Finding Peace in Unpredictability

00:25:06
Heather Morgan
And then, you know, whatever's ahead is going to be great and work out too, but you're just going to like let go of the how and when and you're just going to roll with the motions of enjoying the now of it all.
00:25:20
Heather Morgan
I hope you realize that it all works out for you. And when you let go of what you think your life should be and just embrace the wild mess of it,
00:25:33
Heather Morgan
for what it is, you will find your happiness and peace. It will come. Things will continue to be get better. It's truly this too shall pass. In the moment I know we talked about this, me and Morgan Wallen, high school guy, like when you're in it, you're like, how am I getting through it? But you will. You will every time. And so the reason I even started this podcast is because I didn't know how I was gonna get through it.
00:26:03
Heather Morgan
but now that I am, it's like the sky's the limit and I just cannot wait to share even more people's stories with you on how it all works out so that you're like, yeah, same mindset, it all works out.
00:26:19
Heather Morgan
Because we all have things that stress us out or make our life feel heavy sometimes. But if we can truly get into a place where we believe that it all works out and we let go of those expectations and what we thought, it's such a freeing place. We don't have to distract from life because we just enjoy it.
00:26:43
Heather Morgan
I know you're going to get there if you're not already. If you're listening, you might not be. It's all right. Obviously, no judgment. That's why you're here because I want to get you there. And that's what I want your gift for me to be, is to know you're enough just the way you are.

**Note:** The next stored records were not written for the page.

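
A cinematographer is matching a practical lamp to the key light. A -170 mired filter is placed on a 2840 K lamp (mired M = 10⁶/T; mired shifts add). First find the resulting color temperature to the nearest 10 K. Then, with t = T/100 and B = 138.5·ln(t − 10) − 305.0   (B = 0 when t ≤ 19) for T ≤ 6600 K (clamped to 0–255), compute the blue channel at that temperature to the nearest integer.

222

M_in = 10⁶/2840 = 352.11; M_out = 352.11 + (-170) = 182.11.
T_out = 10⁶/182.11 = 5491.1 K → 5490 K; t = 54.9.
B = 138.5·ln(54.9 − 10) − 305.0 = 138.5·ln 44.9 − 305.0 = 138.5·3.8044 − 305.0 = 221.915.
Rounded: 222.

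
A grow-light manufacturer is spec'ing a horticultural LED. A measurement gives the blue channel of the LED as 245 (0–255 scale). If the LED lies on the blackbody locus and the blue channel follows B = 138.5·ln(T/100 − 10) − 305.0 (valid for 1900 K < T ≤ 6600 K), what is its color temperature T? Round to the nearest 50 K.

ln(t − 10) = (245 + 305.0) / 138.5 = 3.9711.
t − 10 = e^3.9711 = 53.044, so t = 63.044.
T = 100·t = 6304 K → 6300 K to the nearest 50 K.

6300 K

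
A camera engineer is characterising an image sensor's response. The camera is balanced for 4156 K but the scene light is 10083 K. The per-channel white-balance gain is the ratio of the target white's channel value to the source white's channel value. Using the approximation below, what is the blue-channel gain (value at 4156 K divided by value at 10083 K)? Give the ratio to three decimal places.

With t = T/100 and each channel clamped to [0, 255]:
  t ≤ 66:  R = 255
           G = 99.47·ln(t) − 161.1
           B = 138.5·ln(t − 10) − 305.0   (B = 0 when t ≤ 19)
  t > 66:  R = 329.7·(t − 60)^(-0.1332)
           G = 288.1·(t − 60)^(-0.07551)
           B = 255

At 10083 K (t = 100.83):
  B = 255 by definition for t > 66.
At 4156 K (t = 41.56):
  B = 138.5·ln(41.56 − 10) − 305.0 = 138.5·ln 31.56 − 305.0 = 138.5·3.4519 − 305.0 = 173.087.
Gain = 173.087 / 255.000 = 0.6788 → 0.679.

0.679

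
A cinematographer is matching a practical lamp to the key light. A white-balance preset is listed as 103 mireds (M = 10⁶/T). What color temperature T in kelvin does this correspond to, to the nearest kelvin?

T = 10⁶ / 103 = 9708.74 K → 9709 K.

9709 K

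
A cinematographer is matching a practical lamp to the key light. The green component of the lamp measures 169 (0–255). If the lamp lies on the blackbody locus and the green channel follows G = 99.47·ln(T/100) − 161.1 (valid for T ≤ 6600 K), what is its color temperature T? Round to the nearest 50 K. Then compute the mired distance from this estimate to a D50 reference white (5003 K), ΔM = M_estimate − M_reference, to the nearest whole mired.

ln t = (169 + 161.1) / 99.47 = 3.3186.
t = e^3.3186 = 27.621.
T = 100·t = 2762 K → 2750 K to the nearest 50 K.
M_estimate = 10⁶/2750 = 363.64; M_reference = 10⁶/5003 = 199.88.
ΔM = 363.64 − 199.88 = 163.76 → +164 mireds.

+164 mireds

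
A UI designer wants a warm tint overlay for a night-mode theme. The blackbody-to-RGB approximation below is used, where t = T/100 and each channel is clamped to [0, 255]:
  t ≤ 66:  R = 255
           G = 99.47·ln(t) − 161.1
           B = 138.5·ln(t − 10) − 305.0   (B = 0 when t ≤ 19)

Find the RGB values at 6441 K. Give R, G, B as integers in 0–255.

R=255, G=253, B=249

t = 6441/100 = 64.41; the t ≤ 66 branch applies.
R = 255 by definition for t ≤ 66.
G = 99.47·ln 64.41 − 161.1 = 99.47·4.1653 − 161.1 = 253.219.
B = 138.5·ln(64.41 − 10) − 305.0 = 138.5·ln 54.41 − 305.0 = 138.5·3.9965 − 305.0 = 248.522.
Rounded: (255, 253, 249).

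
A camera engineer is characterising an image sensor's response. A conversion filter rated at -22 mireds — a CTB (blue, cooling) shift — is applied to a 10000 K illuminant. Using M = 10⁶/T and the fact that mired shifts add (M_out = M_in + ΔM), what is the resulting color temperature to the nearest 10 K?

12820 K

M_in = 10⁶/10000 = 100.00 mireds.
M_out = 100.00 + (-22) = 78.00 mireds.
T_out = 10⁶/78.00 = 12820.5 K → 12820 K.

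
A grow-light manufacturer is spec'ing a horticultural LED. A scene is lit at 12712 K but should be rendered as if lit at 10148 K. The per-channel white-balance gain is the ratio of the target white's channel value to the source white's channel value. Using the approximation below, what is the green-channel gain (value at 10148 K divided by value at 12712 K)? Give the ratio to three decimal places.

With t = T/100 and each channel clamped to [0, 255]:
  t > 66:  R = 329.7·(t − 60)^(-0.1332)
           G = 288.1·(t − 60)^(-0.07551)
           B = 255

At 12712 K (t = 127.12):
  G = 288.1·(127.12 − 60)^(-0.07551) = 288.1·67.12^(-0.07551) = 288.1·0.72787 = 209.700.
At 10148 K (t = 101.48):
  G = 288.1·(101.48 − 60)^(-0.07551) = 288.1·41.48^(-0.07551) = 288.1·0.75481 = 217.460.
Gain = 217.460 / 209.700 = 1.0370 → 1.037.

1.037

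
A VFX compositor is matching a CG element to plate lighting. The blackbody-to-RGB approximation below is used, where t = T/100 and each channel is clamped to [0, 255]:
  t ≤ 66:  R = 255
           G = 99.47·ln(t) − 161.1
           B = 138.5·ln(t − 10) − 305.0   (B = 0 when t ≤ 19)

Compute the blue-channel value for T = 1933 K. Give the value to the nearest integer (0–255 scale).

4

t = 1933/100 = 19.33; the t ≤ 66 branch applies.
B = 138.5·ln(19.33 − 10) − 305.0 = 138.5·ln 9.33 − 305.0 = 138.5·2.2332 − 305.0 = 4.303.
Rounded: 4.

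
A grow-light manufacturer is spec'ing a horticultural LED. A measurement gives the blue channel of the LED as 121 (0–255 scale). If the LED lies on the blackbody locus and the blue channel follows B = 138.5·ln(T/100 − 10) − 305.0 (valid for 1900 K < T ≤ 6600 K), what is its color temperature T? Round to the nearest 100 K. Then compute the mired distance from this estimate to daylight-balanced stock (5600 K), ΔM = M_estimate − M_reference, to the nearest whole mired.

+134 mireds

ln(t − 10) = (121 + 305.0) / 138.5 = 3.0758.
t − 10 = e^3.0758 = 21.667, so t = 31.667.
T = 100·t = 3167 K → 3200 K to the nearest 100 K.
M_estimate = 10⁶/3200 = 312.50; M_reference = 10⁶/5600 = 178.57.
ΔM = 312.50 − 178.57 = 133.93 → +134 mireds.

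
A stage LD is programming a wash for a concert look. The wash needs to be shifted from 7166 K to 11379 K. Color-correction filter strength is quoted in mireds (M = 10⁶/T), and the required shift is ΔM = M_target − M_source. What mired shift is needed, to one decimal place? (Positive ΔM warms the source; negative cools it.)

M_source = 10⁶/7166 = 139.548; M_target = 10⁶/11379 = 87.881.
ΔM = 87.881 − 139.548 = -51.667 → -51.7 mireds, a cooling shift.

-51.7 mireds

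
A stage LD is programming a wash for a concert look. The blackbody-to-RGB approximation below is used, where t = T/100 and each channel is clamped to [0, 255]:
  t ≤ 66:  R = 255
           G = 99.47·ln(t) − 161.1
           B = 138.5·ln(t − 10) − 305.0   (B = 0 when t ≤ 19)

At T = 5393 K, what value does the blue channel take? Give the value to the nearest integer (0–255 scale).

219

t = 5393/100 = 53.93; the t ≤ 66 branch applies.
B = 138.5·ln(53.93 − 10) − 305.0 = 138.5·ln 43.93 − 305.0 = 138.5·3.7826 − 305.0 = 218.890.
Rounded: 219.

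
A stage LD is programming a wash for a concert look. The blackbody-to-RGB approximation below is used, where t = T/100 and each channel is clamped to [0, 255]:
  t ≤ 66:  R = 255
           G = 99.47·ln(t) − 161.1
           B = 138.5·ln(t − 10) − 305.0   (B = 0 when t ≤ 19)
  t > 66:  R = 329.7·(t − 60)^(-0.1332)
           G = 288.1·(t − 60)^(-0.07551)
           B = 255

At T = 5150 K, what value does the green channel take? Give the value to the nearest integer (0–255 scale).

231

t = 5150/100 = 51.5; the t ≤ 66 branch applies.
G = 99.47·ln 51.5 − 161.1 = 99.47·3.9416 − 161.1 = 230.969.
Rounded: 231.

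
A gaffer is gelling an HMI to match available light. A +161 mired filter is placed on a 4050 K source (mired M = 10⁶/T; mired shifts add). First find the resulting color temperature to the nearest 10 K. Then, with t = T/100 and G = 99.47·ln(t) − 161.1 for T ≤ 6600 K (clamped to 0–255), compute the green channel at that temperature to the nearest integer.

157

M_in = 10⁶/4050 = 246.91; M_out = 246.91 + (+161) = 407.91.
T_out = 10⁶/407.91 = 2451.5 K → 2450 K; t = 24.5.
G = 99.47·ln 24.5 − 161.1 = 99.47·3.1987 − 161.1 = 157.072.
Rounded: 157.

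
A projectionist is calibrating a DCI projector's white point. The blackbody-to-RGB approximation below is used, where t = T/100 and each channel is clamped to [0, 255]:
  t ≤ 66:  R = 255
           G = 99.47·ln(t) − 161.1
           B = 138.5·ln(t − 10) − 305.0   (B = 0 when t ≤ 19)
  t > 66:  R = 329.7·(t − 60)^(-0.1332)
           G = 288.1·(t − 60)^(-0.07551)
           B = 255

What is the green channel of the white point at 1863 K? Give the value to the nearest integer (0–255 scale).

130

t = 1863/100 = 18.63; the t ≤ 66 branch applies.
G = 99.47·ln 18.63 − 161.1 = 99.47·2.9248 − 161.1 = 129.827.
Rounded: 130.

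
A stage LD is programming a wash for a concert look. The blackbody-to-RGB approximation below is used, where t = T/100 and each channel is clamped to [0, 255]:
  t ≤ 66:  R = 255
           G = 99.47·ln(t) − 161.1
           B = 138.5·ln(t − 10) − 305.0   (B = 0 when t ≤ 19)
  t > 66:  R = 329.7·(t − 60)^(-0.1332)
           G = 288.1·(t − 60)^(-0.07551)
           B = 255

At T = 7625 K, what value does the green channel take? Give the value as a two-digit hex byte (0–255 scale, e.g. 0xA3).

0xE9

t = 7625/100 = 76.25; the t > 66 branch applies.
G = 288.1·(76.25 − 60)^(-0.07551) = 288.1·16.25^(-0.07551) = 288.1·0.81016 = 233.406.
Rounded: 233; in hex, 0xE9.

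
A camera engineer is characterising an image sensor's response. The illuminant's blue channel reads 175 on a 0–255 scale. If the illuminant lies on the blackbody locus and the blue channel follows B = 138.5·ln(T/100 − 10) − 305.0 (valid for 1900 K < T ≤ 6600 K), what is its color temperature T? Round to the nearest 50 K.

ln(t − 10) = (175 + 305.0) / 138.5 = 3.4657.
t − 10 = e^3.4657 = 31.999, so t = 41.999.
T = 100·t = 4200 K → 4200 K to the nearest 50 K.

4200 K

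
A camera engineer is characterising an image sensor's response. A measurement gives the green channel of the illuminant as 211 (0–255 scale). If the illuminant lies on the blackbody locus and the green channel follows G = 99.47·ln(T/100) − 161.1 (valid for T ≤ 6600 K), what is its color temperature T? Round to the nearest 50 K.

4200 K

ln t = (211 + 161.1) / 99.47 = 3.7408.
t = e^3.7408 = 42.133.
T = 100·t = 4213 K → 4200 K to the nearest 50 K.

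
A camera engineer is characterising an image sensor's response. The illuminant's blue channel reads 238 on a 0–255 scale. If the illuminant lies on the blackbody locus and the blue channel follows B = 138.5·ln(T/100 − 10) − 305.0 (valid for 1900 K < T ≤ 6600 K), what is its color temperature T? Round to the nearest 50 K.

6050 K

ln(t − 10) = (238 + 305.0) / 138.5 = 3.9206.
t − 10 = e^3.9206 = 50.430, so t = 60.430.
T = 100·t = 6043 K → 6050 K to the nearest 50 K.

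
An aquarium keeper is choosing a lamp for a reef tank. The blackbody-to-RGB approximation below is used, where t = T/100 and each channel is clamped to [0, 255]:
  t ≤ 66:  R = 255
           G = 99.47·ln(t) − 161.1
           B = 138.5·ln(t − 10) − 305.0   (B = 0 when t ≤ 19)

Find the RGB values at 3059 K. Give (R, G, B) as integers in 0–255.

t = 3059/100 = 30.59; the t ≤ 66 branch applies.
R = 255 by definition for t ≤ 66.
G = 99.47·ln 30.59 − 161.1 = 99.47·3.4207 − 161.1 = 179.154.
B = 138.5·ln(30.59 − 10) − 305.0 = 138.5·ln 20.59 − 305.0 = 138.5·3.0248 − 305.0 = 113.936.
Rounded: (255, 179, 114).

(255, 179, 114)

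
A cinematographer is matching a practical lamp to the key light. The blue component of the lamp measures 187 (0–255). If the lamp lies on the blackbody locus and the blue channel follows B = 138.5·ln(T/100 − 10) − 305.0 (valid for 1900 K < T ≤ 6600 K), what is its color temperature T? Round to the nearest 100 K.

4500 K

ln(t − 10) = (187 + 305.0) / 138.5 = 3.5523.
t − 10 = e^3.5523 = 34.895, so t = 44.895.
T = 100·t = 4490 K → 4500 K to the nearest 100 K.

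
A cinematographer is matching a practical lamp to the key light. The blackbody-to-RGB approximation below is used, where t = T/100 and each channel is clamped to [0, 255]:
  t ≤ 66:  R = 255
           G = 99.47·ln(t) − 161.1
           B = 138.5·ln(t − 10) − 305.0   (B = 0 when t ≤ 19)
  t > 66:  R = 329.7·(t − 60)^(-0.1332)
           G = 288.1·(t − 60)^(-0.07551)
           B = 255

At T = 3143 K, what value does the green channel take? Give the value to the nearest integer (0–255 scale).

t = 3143/100 = 31.43; the t ≤ 66 branch applies.
G = 99.47·ln 31.43 − 161.1 = 99.47·3.4478 − 161.1 = 181.849.
Rounded: 182.

182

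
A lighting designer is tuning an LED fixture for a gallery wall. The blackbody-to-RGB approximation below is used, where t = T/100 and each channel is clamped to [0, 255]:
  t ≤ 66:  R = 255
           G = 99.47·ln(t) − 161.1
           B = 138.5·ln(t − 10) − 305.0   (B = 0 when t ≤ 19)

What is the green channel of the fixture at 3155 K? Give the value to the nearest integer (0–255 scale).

182

t = 3155/100 = 31.55; the t ≤ 66 branch applies.
G = 99.47·ln 31.55 − 161.1 = 99.47·3.4516 − 161.1 = 182.228.
Rounded: 182.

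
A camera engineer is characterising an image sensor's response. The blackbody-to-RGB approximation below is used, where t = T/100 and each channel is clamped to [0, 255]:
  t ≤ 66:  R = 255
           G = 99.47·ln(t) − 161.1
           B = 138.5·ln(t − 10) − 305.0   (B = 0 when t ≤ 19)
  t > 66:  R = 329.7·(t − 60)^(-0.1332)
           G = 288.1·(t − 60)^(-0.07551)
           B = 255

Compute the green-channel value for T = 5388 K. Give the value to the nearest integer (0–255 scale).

t = 5388/100 = 53.88; the t ≤ 66 branch applies.
G = 99.47·ln 53.88 − 161.1 = 99.47·3.9868 − 161.1 = 235.463.
Rounded: 235.

235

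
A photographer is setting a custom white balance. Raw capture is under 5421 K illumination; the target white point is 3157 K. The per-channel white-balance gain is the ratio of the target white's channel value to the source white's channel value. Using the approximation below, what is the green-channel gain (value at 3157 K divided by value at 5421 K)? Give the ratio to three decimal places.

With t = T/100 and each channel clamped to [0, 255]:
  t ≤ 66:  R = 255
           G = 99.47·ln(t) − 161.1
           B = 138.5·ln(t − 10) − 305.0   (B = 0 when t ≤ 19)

At 5421 K (t = 54.21):
  G = 99.47·ln 54.21 − 161.1 = 99.47·3.9929 − 161.1 = 236.070.
At 3157 K (t = 31.57):
  G = 99.47·ln 31.57 − 161.1 = 99.47·3.4522 − 161.1 = 182.291.
Gain = 182.291 / 236.070 = 0.7722 → 0.772.

0.772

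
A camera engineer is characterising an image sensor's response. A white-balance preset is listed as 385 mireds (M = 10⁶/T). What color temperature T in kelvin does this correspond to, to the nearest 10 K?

T = 10⁶ / 385 = 2597.40 K → 2600 K.

2600 K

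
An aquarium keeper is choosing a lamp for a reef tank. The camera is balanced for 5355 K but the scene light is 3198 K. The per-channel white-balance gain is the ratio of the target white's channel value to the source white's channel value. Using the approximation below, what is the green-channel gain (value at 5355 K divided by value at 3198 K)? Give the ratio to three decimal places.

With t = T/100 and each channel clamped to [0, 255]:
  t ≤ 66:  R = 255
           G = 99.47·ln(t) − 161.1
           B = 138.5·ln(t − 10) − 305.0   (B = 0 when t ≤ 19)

At 3198 K (t = 31.98):
  G = 99.47·ln 31.98 − 161.1 = 99.47·3.4651 − 161.1 = 183.575.
At 5355 K (t = 53.55):
  G = 99.47·ln 53.55 − 161.1 = 99.47·3.9806 − 161.1 = 234.852.
Gain = 234.852 / 183.575 = 1.2793 → 1.279.

1.279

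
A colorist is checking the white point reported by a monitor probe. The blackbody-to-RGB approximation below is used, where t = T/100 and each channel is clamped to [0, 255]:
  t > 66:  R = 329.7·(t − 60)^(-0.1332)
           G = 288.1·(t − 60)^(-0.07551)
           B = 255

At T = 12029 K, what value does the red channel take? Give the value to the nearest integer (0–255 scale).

t = 12029/100 = 120.29; the t > 66 branch applies.
R = 329.7·(120.29 − 60)^(-0.1332) = 329.7·60.29^(-0.1332) = 329.7·0.57926 = 190.981.
Rounded: 191.

191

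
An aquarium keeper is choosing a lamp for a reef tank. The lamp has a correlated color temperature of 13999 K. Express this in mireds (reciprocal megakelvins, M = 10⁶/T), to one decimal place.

M = 10⁶ / 13999 = 71.434 → 71.4 mireds.

71.4 mireds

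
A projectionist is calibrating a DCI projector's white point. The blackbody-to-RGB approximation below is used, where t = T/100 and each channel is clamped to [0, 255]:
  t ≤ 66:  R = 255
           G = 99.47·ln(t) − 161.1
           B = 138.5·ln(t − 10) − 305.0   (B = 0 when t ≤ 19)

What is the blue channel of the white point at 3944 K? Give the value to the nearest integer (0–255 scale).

163

t = 3944/100 = 39.44; the t ≤ 66 branch applies.
B = 138.5·ln(39.44 − 10) − 305.0 = 138.5·ln 29.44 − 305.0 = 138.5·3.3824 − 305.0 = 163.456.
Rounded: 163.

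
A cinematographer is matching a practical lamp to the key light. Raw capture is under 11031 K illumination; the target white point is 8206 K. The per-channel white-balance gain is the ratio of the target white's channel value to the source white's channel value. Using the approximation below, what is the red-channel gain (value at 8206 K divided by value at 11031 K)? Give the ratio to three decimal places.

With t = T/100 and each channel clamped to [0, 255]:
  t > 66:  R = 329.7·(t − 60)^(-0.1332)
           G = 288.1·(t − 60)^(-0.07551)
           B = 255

At 11031 K (t = 110.31):
  R = 329.7·(110.31 − 60)^(-0.1332) = 329.7·50.31^(-0.1332) = 329.7·0.59339 = 195.640.
At 8206 K (t = 82.06):
  R = 329.7·(82.06 − 60)^(-0.1332) = 329.7·22.06^(-0.1332) = 329.7·0.66226 = 218.349.
Gain = 218.349 / 195.640 = 1.1161 → 1.116.

1.116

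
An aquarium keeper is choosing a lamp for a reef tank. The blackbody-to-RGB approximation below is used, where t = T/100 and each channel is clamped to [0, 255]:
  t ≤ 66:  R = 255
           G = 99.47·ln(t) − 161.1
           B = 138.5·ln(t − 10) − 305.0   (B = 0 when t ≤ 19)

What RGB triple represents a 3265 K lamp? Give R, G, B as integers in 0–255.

t = 3265/100 = 32.65; the t ≤ 66 branch applies.
R = 255 by definition for t ≤ 66.
G = 99.47·ln 32.65 − 161.1 = 99.47·3.4858 − 161.1 = 185.637.
B = 138.5·ln(32.65 − 10) − 305.0 = 138.5·ln 22.65 − 305.0 = 138.5·3.1202 − 305.0 = 127.142.
Rounded: (255, 186, 127).

R=255, G=186, B=127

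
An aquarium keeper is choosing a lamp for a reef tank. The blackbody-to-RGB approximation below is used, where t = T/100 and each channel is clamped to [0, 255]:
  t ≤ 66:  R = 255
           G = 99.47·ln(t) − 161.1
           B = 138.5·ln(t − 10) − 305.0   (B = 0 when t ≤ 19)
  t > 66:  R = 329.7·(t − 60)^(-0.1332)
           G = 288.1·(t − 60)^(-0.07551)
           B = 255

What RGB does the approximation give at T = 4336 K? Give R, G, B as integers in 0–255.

t = 4336/100 = 43.36; the t ≤ 66 branch applies.
R = 255 by definition for t ≤ 66.
G = 99.47·ln 43.36 − 161.1 = 99.47·3.7695 − 161.1 = 213.856.
B = 138.5·ln(43.36 − 10) − 305.0 = 138.5·ln 33.36 − 305.0 = 138.5·3.5074 − 305.0 = 180.769.
Rounded: (255, 214, 181).

R=255, G=214, B=181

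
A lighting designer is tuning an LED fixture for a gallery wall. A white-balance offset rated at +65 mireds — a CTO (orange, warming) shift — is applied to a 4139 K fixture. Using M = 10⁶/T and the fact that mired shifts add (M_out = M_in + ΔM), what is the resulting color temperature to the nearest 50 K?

M_in = 10⁶/4139 = 241.60 mireds.
M_out = 241.60 + (+65) = 306.60 mireds.
T_out = 10⁶/306.60 = 3261.5 K → 3250 K.

3250 K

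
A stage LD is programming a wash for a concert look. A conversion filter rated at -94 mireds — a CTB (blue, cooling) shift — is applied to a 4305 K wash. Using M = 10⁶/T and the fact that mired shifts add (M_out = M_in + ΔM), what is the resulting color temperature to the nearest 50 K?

M_in = 10⁶/4305 = 232.29 mireds.
M_out = 232.29 + (-94) = 138.29 mireds.
T_out = 10⁶/138.29 = 7231.3 K → 7250 K.

7250 K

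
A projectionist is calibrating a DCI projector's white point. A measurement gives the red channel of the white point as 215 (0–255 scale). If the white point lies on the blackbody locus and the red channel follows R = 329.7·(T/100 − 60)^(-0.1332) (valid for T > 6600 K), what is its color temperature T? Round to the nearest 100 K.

(t − 60)^(-0.1332) = 215/329.7 = 0.65211.
t − 60 = 0.65211^(1/-0.1332) = 0.65211^(-7.508) = 24.774, so t = 84.774.
T = 100·t = 8477 K → 8500 K to the nearest 100 K.

8500 K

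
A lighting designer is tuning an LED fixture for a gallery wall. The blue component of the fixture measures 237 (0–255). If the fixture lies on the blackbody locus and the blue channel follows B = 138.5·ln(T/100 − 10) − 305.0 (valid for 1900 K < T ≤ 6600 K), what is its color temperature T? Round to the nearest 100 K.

ln(t − 10) = (237 + 305.0) / 138.5 = 3.9134.
t − 10 = e^3.9134 = 50.067, so t = 60.067.
T = 100·t = 6007 K → 6000 K to the nearest 100 K.

6000 K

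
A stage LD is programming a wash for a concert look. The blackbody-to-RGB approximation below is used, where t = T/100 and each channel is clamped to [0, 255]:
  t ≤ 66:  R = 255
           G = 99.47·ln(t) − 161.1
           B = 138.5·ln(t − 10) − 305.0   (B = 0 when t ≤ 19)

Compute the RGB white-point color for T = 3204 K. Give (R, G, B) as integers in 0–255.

(255, 184, 123)

t = 3204/100 = 32.04; the t ≤ 66 branch applies.
R = 255 by definition for t ≤ 66.
G = 99.47·ln 32.04 − 161.1 = 99.47·3.4670 − 161.1 = 183.761.
B = 138.5·ln(32.04 − 10) − 305.0 = 138.5·ln 22.04 − 305.0 = 138.5·3.0929 − 305.0 = 123.361.
Rounded: (255, 184, 123).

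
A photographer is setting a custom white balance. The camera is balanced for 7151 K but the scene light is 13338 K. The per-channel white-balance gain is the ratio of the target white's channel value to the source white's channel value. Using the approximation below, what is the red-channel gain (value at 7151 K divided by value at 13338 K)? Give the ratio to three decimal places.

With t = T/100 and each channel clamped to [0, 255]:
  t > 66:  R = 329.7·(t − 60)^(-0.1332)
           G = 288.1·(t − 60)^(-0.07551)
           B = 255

1.280

At 13338 K (t = 133.38):
  R = 329.7·(133.38 − 60)^(-0.1332) = 329.7·73.38^(-0.1332) = 329.7·0.56429 = 186.048.
At 7151 K (t = 71.51):
  R = 329.7·(71.51 − 60)^(-0.1332) = 329.7·11.51^(-0.1332) = 329.7·0.72221 = 238.113.
Gain = 238.113 / 186.048 = 1.2799 → 1.280.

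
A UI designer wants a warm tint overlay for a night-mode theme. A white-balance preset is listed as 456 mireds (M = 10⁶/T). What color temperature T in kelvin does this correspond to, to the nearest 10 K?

T = 10⁶ / 456 = 2192.98 K → 2190 K.

2190 K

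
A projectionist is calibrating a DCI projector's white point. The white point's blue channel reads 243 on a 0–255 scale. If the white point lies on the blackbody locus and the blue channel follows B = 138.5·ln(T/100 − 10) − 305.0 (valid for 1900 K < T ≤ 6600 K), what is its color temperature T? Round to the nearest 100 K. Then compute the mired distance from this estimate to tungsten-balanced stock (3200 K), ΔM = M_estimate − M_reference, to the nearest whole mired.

-151 mireds

ln(t − 10) = (243 + 305.0) / 138.5 = 3.9567.
t − 10 = e^3.9567 = 52.283, so t = 62.283.
T = 100·t = 6228 K → 6200 K to the nearest 100 K.
M_estimate = 10⁶/6200 = 161.29; M_reference = 10⁶/3200 = 312.50.
ΔM = 161.29 − 312.50 = -151.21 → -151 mireds.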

Everything you've did got everything you've done up to this point's got you to the place that you are now, and you're only getting better. You're not getting worse. that's not that We're not doing that. If you're listening to this podcast, it's impossible. Listers of this podcast only get better, so you're already in the right place. I love that for you.
00:27:22
Heather Morgan
So I'm excited about the new year to come. I hope you are too. And maybe what we start forward thinking is that we are going to let go of what we thought our life should look like and just find all the joy in what it is right now. I hope you have the best holiday and thank you so much for listening.

Closing and Gratitude

00:27:47
Heather Morgan
You are my gift.
00:27:50
Heather Morgan
Thanks for listening to Wandering the Wild Mess with Heather Morgan. You matter.